Current autonomous systems, comprising of intelligent machines, devices, and software that are aware of and interact with their environment, have the potential to accomplish a previously intractable scope of tasks. Their ever growing capabilities are already enabling them operate in the real- world, making independent decisions and even learning in uncertain, unstructured, and unpredictable environments. These new systems will soon be able to replace humans in hazardous environments and tedious jobs, provide them with up-to-the-minute situational awareness, assist them in difficult or repetitive tasks, and enhance their capabilities. For autonomous systems to show their full potential, new methods are necessary that will allow them to seamlessly infer, reason, and act in the real-world using large amounts of data, learn from their experiences and improve their performance, accept naturally expressed instruction from humans, adapt and respond to unpredictable situations, and effectively interact with each other and humans to accomplish collaborative tasks.
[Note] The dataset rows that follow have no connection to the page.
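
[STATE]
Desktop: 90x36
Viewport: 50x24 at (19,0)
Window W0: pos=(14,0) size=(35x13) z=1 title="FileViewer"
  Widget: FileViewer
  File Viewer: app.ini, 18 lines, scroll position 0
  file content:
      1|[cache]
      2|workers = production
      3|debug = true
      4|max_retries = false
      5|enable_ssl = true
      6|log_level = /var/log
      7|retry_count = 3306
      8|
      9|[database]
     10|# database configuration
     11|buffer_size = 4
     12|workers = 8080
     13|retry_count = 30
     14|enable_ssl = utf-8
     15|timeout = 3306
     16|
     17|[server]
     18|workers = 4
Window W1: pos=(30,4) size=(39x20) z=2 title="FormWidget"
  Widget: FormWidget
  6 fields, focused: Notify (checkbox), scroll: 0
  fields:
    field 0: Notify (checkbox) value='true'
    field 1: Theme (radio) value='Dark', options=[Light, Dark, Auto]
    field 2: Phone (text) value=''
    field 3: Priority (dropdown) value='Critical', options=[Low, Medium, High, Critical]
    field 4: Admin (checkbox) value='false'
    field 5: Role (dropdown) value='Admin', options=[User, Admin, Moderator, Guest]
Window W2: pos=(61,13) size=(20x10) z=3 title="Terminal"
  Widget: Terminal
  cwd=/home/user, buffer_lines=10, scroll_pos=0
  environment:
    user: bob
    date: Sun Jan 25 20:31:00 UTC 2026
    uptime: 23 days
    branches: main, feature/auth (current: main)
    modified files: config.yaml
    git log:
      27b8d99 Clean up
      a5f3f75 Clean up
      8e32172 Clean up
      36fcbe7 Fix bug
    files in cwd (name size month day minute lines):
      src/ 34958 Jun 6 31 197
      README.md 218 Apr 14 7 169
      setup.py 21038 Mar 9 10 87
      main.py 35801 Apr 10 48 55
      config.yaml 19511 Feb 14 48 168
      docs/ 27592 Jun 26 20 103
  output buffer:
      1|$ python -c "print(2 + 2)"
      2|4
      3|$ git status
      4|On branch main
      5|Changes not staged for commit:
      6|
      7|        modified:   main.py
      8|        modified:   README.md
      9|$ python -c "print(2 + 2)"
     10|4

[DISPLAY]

━━━━━━━━━━━━━━━━━━━━━━━━━━━━━┓                    
eViewer                      ┃                    
─────────────────────────────┨                    
he]                         ▲┃                    
ers = produ┏━━━━━━━━━━━━━━━━━━━━━━━━━━━━━━━━━━━━━┓
g = true   ┃ FormWidget                          ┃
retries = f┠─────────────────────────────────────┨
le_ssl = tr┃> Notify:     [x]                    ┃
level = /va┃  Theme:      ( ) Light  (●) Dark  ( ┃
y_count = 3┃  Phone:      [                     ]┃
           ┃  Priority:   [Critical            ▼]┃
abase]     ┃  Admin:      [ ]                    ┃
━━━━━━━━━━━┃  Role:       [Admin               ▼]┃
           ┃                              ┏━━━━━━━
           ┃                              ┃ Termin
           ┃                              ┠───────
           ┃                              ┃$ pytho
           ┃                              ┃4      
           ┃                              ┃$ git s
           ┃                              ┃On bran
           ┃                              ┃Changes
           ┃                              ┃       
           ┃                              ┗━━━━━━━
           ┗━━━━━━━━━━━━━━━━━━━━━━━━━━━━━━━━━━━━━┛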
Michael M. Zavlanos received the Diploma in mechanical engineering from the National Technical University of Athens, Greece, in 2002, and the M.S.E. and Ph.D. degrees in electrical and systems engineering from the University of Pennsylvania, Philadelphia, PA, in 2005 and 2008, respectively. He is currently the Yoh Family Associate Professor in the Department of Mechanical Engineering and Materials Science at Duke University, Durham, NC. He also holds a secondary appointment in the Department of Electrical and Computer Engineering and the Department of Computer Science. His research focuses on control theory, optimization, learning, and AI and, in particular, autonomous systems and robotics, networked and distributed control systems, and cyber-physical systems. Dr. Zavlanos is a recipient of various awards including the 2014 ONR YIP Award and the 2011 NSF CAREER Award.